I’ve been known to run around singing
like a teapot a la Angela Lansbury or trilling to the forest creatures
like Snow White, so it’s not as if enjoying these versions are bad or
something.
It’s simply that in the modern western
world we now live a rather sanitized and insulated existence, walled off
even from the nature of our own selves. Even love is now reduced to
something akin to a Hallmark card, a somewhat flat and two dimensional
thing involving receiving little commercialized tokens of affection and
endless romance. It is no surprise we have so much divorce, so much
unhappiness, so much frustration. Where’s my happily ever after, the
trilling forest creatures, the palace I ordered??
In the Gift of the Magi, she sells her
hair to buy him a chain for his watch, while he sells his watch to buy
her some combs for her hair. Those somewhat comical stories of human
foibles and sacrifice for love are all but forgotten today.
In the original Little Mermaid there is
no fun loving Ariel. She gives up everything, her identity, her very
life itself, just to taste what it is like to have a human soul, to
suffer unrequited love. She sacrifices her very life just to know human
suffering. She does not get her prince in the end, she sacrifices
herself and finds God instead.
Cinderella isn’t really a story about
true love and finding your prince, it’s a story about suffering and
grief, about unfair circumstances and injustice and the cruelty of human
beings. It’s about sexual competitiveness, power struggles, and the
hierarchies of human nature. It’s a about preserving your soul and
keeping your heart soft in the face of such challenges. It’s about the
beauty to be found in suffering, graciousness, humility. “Cinderella,”

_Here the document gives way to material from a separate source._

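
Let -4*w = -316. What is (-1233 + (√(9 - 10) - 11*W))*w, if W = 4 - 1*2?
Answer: -99145 + 79*I ≈ -99145.0 + 79.0*I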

the name itself, in all it’s different versions and translations, means
one whose worth is not seen on the outside.
Beauty and the Beast is about sacrifice
too, about letting go and learning how to love in the face of fear.
Beauty must let go of all her preconceived notions, her fears and simply
trust her heart, take a leap of faith. But the Beast must let go of
Beauty herself and risk living under a curse for the rest of his life.
There are lovely themes about freedom, sacrifice, and love, woven all
throughout the original story.
These are such valuable and important
life lessons to know, so I perceive the loss of these fairy tales as a
kind of theft. We have been robbed of the truth about our own selves and
deprived of the commonality of the human experience.
Pinocchio, he wants to be a real boy, but
he is trapped in his own deceptions. Truth is something we as people
tend to have a hard time with, always thinking we can improve the tale
of ourselves, simply by retelling it in a fashion more to our liking.